Furthermore, the segmentation process is based on BiMM with the dictionary lookup using the Hash table. Then, the unknown word and error word detection is processing and executed to store word in a list. In the final step, after acquiring the result from the previous steps, a defined word from dictionary lookup starts to segment words in the sentence and count the total words that follow the defined rules. Fig. 12 presents the result comparison between FMM, BMM, and BiMM. Within 19 input sentences, the error reduction achieved an 8.57% improvement over FMM and BMM algorithms. The total error counts between FMM, BMM, and BiMM are 70, 70, and 64, respectively.
Flowchart of experimental environment implementation.
The final outputs of BiMM Khmer word segmentation results.
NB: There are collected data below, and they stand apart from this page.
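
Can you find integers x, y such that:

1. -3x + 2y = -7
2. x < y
Yes

Take x = 9, y = 10. Substituting into each constraint:
  (1) -3(9) + 2(10) = -7 ✓
  (2) 9 < 10 ✓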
Result comparison between FMM, BMM, and BiMM.
This research aims to improve Khmer word segmentation based on the BiMM algorithm. The paper tackles challenging problems in Khmer sentence construction by using the proposed BiMM algorithm. Splitting Khmer words, counting the segmented words, and multi-direction detection were presented. Digital or prefix tree optimally discovering the child nodes from the word lookup were deployed to enhance the model performance. Khmer clusters were used to generate Khmer characters to reach an acceptable accuracy from multiple Khmer writing possibilities. Corpus words were created to improve word segmentation accuracy. In future studies, Khmer words extension in corpus lists, misspelling words, unknown words, and phrases in sentences will be considered for system enhancement.